Further, if any half (or at least 5 out of any 11) of the grid nodes are for any reason destroyed or otherwise unavailable, all of the user's data is still accessible. This is done by generating a "coded" file slice for every data slice that we store on the node, and regenerating missing file slices from down nodes by pumping the available data and coded slices through our info-dispersal algorithms (which are all open-sourced, by the way) that are executed on the client side or when the grid "self heals" for destroyed nodes.
The system can also be implemented in a cost-effective fashion. The grid system can sustain so many concurrent, per-node outages that the availability/uptime requirements for each node are minimal. Also, the grid-node servers need not support much processing capability, for the client offloads much of the work from the servers.

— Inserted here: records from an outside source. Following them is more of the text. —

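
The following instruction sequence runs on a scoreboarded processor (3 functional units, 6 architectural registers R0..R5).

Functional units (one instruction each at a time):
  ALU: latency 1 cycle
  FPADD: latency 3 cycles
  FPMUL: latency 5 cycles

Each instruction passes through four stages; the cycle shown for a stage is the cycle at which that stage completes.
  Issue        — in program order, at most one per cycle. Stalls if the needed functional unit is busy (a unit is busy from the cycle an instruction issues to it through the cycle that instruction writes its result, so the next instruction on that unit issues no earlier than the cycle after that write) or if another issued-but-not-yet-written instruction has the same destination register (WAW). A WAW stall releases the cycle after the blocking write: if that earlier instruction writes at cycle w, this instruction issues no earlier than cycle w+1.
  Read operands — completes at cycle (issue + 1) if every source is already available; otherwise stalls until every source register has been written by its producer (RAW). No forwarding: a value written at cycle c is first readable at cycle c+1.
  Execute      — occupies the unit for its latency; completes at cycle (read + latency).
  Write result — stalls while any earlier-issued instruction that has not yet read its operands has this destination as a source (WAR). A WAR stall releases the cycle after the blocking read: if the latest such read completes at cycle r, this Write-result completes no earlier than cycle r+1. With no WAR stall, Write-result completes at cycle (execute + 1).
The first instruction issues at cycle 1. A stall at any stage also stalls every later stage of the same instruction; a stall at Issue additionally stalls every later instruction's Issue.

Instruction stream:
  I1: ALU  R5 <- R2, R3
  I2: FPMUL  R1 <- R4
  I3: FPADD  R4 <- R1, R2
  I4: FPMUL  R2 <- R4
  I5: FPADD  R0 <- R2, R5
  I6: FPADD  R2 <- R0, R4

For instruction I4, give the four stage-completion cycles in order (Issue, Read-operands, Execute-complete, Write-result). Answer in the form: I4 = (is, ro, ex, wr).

I4 = (10, 15, 20, 21)

[I1] 1/2/3/4
[I2] 2/3/8/9
[I3] 3/10/13/14  (RAW R1: wait I2 write@9)
[I4] 10/15/20/21  (struct: FPMUL busy until I2 writes@9; RAW R4: wait I3 write@14)
[I5] 15/22/25/26  (struct: FPADD busy until I3 writes@14; RAW R2: wait I4 write@21)
[I6] 27/28/31/32  (struct: FPADD busy until I5 writes@26)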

We feel this system provides a powerful combination of reliability, scalability, economy, and security.
The hardest part of the design, imo, is to be able to reliably track all of these file slices across a large and heterogeneous set of grid-node machines housing these info-dispersed file slices. We designed the grid meta-data system from the ground up to do this and to be capacity-expandable, performance-scalable, and easily serviceable. More details for the open-source flavor of the grid-software design can be found here:
http://wiki.cleversafe.org/Grid_Design [cleversafe.org]
There's much more that I can say about this system; I plan to add additional comments to this thread as more questions and comments arise. I'm sure there are new comments I have yet to read, for they're coming in pretty quickly...

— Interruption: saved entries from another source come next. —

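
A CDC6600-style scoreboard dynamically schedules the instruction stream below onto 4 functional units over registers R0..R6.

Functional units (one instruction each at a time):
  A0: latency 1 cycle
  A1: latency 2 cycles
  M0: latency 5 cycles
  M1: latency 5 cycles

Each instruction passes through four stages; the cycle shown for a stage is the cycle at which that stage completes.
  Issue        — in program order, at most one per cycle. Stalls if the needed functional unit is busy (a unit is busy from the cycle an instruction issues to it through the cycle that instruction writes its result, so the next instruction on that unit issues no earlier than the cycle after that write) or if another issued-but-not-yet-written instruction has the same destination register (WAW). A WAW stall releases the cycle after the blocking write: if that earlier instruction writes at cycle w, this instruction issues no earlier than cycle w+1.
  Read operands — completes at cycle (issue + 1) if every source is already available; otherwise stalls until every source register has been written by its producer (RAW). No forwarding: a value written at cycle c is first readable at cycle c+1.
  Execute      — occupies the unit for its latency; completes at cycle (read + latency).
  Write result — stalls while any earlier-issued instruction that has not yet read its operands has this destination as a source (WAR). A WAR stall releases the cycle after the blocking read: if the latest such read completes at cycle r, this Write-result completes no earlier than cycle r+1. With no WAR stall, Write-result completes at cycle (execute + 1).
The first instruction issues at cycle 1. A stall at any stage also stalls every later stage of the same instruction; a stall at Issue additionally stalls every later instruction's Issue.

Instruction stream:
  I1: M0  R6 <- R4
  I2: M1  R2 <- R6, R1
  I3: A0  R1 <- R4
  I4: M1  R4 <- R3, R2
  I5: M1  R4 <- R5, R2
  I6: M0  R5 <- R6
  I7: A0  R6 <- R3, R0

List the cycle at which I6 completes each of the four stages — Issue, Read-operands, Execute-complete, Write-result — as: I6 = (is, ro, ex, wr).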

I also encourage further discussion at our newly-created web forums: http://forums.cleversafe.org/ [cleversafe.org]
Mailing lists (that will be synchronized with the web forums) will also be available at cleverafe.org in the near future.
-Matt
Cleversafe project lead
More notes on our IDAs compared with others:
s
The Cleversafe information dispersal algorithms (IDAs) were designed to provide real-time performance with large amounts of data storage and retrieval (gigabytes, petabytes and above). Previous algorithms, like Rabin, Shamir and Reed-Solomon, are very effective at storing smaller amounts of data (kilobytes), but their computational overhead which is proportional to the square of the data block size or greater arent well suited for quickly dispersing/restoring larger amounts of data. The Cleversafe algorithms encode AND decode data with a computational overhead that is linearly proportional to the size of the data blocks. Specifically, the Cleversafe encoding algorithms for an 11 node grid with a threshold level of 6, required 5 operations per byte to encode data. For decoding on this dispersed storage grid, the Cleversafe algorithms require 4 operations per byte to decode data greater than 99% of the time and no more than 13 operations per byte in rare cases.

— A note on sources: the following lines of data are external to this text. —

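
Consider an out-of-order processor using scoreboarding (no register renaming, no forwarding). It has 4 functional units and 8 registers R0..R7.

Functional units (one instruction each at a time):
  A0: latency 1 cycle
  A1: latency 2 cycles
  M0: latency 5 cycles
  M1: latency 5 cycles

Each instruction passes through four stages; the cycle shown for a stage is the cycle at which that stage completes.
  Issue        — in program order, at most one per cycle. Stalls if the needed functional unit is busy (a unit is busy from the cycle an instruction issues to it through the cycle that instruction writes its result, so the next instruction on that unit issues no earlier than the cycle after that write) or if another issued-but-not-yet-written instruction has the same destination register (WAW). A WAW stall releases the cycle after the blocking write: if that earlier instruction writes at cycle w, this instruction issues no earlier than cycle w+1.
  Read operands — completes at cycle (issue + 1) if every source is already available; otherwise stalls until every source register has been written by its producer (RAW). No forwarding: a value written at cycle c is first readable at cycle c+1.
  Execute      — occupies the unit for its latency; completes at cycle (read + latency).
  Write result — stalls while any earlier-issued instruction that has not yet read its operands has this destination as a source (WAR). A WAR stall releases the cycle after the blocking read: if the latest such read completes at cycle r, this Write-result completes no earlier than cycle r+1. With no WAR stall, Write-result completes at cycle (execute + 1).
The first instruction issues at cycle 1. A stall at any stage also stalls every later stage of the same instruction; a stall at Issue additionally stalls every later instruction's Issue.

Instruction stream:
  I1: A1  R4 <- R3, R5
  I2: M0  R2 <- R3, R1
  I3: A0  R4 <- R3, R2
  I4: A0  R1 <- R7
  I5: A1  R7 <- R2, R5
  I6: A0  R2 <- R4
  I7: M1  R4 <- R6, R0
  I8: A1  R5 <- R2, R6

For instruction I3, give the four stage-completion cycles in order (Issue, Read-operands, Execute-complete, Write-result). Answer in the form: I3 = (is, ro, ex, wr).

t=1  I1→A1
t=2  I1 RO, I2→M0
t=3  I2 RO
t=4  I1 EX
t=5  I1 WR R4
t=6  I3→A0
t=8  I2 EX
t=9  I2 WR R2
t=10  I3 RO
t=11  I3 EX
t=12  I3 WR R4
t=13  I4→A0
t=14  I4 RO, I5→A1
t=15  I4 EX, I5 RO
t=16  I4 WR R1
t=17  I5 EX, I6→A0
t=18  I5 WR R7, I6 RO, I7→M1
t=19  I6 EX, I7 RO, I8→A1
t=20  I6 WR R2
t=21  I8 RO
t=23  I8 EX
t=24  I7 EX, I8 WR R5
t=25  I7 WR R4

I3 = (6, 10, 11, 12)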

Another Cleversafe contributor, Chris Gladwin, developed our IDAs. For more info:
http://wiki.cleversafe.org/Turbo_IDA_Technology
On can also read an Excel spreadsheet (found in the above wiki page) and C++ source code that represents the "guts" of our 11-Pillar IDA code module.
For more info about Cleversafe contributors:
http://wiki.cleversafe.org/Cleversafe_Contributor
You can see Chris and I at the bottom of the page which is ordered with the most-recent contributor listed first.
-Matt England
ps: We are finishing up our project announcement at this week's MySQL User's Conference where we drew significant interest. We have engaged some MySQL core developers regarding integrating the their technology with ours.
BTW, I am a research assistant for Professor Michael Rabin at Harvard. I think Slashdot editors have the responsibility for making the correction!
Most people seem to know RSA names well but the IDA algorithm in this article is not related to RSA. So their comments on what R in RSA stands for can misguide the readers!